Jos Attack Mom to Son: “Find Your Killers”

 

The grief of Mrs Favour Ayuba has taken a form that has gripped Nigeria. Days after suspected gunmen killed her son, Promise Gideon Ayuba, in the Palm Sunday terror attack that tore through the Angwan Rukuba area of Jos North Local Government Area, the bereaved mother stood over his coffin, drew a cutlass wrapped in white cloth from beneath her garment, placed it beside his body, and spoke directly to him, asking him to find his killers.

“If you want me to forget, baby, avenge your death. I carried you in my womb for nine months; you suckled at my breast. Baby, I trust you revenge for me, revenge for me. Please, wherever they are, follow them and avenge your death,” she said in Hausa, in a video that has since circulated widely across social media platforms.

The moment, raw with maternal anguish, has become one of the defining images of the aftermath of an attack that occurred on the evening of March 29, at around 7:45 p.m., when assailants opened fire on people at random in the Angwan Rukuba area, a densely populated urban residential community situated in Jos North LGA, Plateau State. The attackers were described by eyewitnesses as dressed in black camouflage with their faces covered, and armed with guns and cutlasses. Some witnesses said they arrived in a red Sharon van, while others reported motorcycles.

Casualty figures from the incident remain a subject of varying accounts across different sources. At least 27 people were killed, including a pregnant woman, while several others were injured, according to Dalyop Mwantiri, President of the Berom Youth Moulders Association. The motive and identity of the assailants remain unknown, and no group has claimed responsibility.

Mrs Ayuba, speaking amid intermittent sobbing audible in the video, made reference to the biblical story of Gideon as she addressed her son on what she said was his birthday.

“Today is your birthday. I am grateful to God that today is your birthday, baby. You don’t like seeing me in tears, and I will not weep for you. Baby, I have not eaten since Sunday. I am begging you, because you have not warmed food for me to eat, but from today I promise you I will eat. I have a gift for you, baby. I trust you; I named you Promise Gideon Ayuba. Gideon in the Bible went to war and came back victorious,” she said.

She had earlier been seen in a separate viral video clutching the lifeless body of her son shortly after he was shot.

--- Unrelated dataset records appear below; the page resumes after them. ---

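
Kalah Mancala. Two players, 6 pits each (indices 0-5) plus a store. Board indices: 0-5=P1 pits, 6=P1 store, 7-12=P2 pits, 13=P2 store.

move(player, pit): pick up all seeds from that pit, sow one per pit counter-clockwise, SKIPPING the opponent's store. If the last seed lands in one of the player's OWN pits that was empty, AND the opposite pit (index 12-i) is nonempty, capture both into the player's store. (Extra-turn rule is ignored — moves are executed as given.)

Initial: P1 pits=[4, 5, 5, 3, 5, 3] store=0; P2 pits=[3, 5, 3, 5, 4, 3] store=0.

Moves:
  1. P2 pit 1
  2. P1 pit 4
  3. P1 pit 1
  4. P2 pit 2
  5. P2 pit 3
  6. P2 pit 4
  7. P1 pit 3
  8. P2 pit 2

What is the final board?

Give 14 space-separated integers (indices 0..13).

Move 1: P2 pit1 -> P1=[4,5,5,3,5,3](0) P2=[3,0,4,6,5,4](1)
Move 2: P1 pit4 -> P1=[4,5,5,3,0,4](1) P2=[4,1,5,6,5,4](1)
Move 3: P1 pit1 -> P1=[4,0,6,4,1,5](2) P2=[4,1,5,6,5,4](1)
Move 4: P2 pit2 -> P1=[5,0,6,4,1,5](2) P2=[4,1,0,7,6,5](2)
Move 5: P2 pit3 -> P1=[6,1,7,5,1,5](2) P2=[4,1,0,0,7,6](3)
Move 6: P2 pit4 -> P1=[7,2,8,6,2,5](2) P2=[4,1,0,0,0,7](4)
Move 7: P1 pit3 -> P1=[7,2,8,0,3,6](3) P2=[5,2,1,0,0,7](4)
Move 8: P2 pit2 -> P1=[7,2,0,0,3,6](3) P2=[5,2,0,0,0,7](13)

Answer: 7 2 0 0 3 6 3 5 2 0 0 0 7 13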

Plateau State Governor Caleb Manasseh Mutfwang condemned the attack, describing it as “barbaric and unprovoked,” and said security agencies were actively pursuing those responsible. Following a visit to the Angwan Rukuba community, the governor said: “I stood with grieving families, listened to their pain, and shared in their loss.”

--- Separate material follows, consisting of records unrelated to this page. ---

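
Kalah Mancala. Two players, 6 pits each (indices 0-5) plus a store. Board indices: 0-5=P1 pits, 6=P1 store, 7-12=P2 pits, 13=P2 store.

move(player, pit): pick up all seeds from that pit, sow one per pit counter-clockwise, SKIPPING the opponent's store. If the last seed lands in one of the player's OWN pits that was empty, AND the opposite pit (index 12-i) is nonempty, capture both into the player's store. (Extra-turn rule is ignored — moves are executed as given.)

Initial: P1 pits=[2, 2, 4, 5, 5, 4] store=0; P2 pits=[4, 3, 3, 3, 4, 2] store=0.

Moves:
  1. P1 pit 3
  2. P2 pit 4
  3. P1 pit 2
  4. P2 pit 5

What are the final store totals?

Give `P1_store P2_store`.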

The Plateau State government imposed a 48-hour curfew across Jos North, effective from midnight on March 29 through April 1, in a bid to prevent further breakdown of law and order.

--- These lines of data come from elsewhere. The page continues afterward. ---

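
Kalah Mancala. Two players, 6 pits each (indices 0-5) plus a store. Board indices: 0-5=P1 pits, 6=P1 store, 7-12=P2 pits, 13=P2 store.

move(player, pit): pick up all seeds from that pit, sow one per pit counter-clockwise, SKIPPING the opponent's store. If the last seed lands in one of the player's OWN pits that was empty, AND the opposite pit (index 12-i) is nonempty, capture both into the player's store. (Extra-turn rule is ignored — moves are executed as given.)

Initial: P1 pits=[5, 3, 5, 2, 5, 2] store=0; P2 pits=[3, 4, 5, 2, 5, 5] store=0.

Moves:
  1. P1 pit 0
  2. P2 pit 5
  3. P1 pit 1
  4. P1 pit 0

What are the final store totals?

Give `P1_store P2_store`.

Answer: 7 1

Derivation:
Move 1: P1 pit0 -> P1=[0,4,6,3,6,3](0) P2=[3,4,5,2,5,5](0)
Move 2: P2 pit5 -> P1=[1,5,7,4,6,3](0) P2=[3,4,5,2,5,0](1)
Move 3: P1 pit1 -> P1=[1,0,8,5,7,4](1) P2=[3,4,5,2,5,0](1)
Move 4: P1 pit0 -> P1=[0,0,8,5,7,4](7) P2=[3,4,5,2,0,0](1)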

Violence in Plateau State is multidimensional, involving terror attacks, conflict between farmers and herders in rural communities, and ethno-religious tensions that have rocked the city since 2001.

The Angwan Rukuba attack, however, drew particular concern from analysts and community leaders, given that the area is not a rural farming settlement but a densely populated urban area with a diverse mix of residents, including students, civil servants, and traders, a profile that does not align with the pattern of farmer-herder clashes frequently associated with the region.

Mrs Ayuba’s act, however legally and socially freighted, has been widely interpreted as the expression of a mother pushed to the edge of endurance, a visible summation of grief that a community, still counting its dead, has found difficult to contain in silence.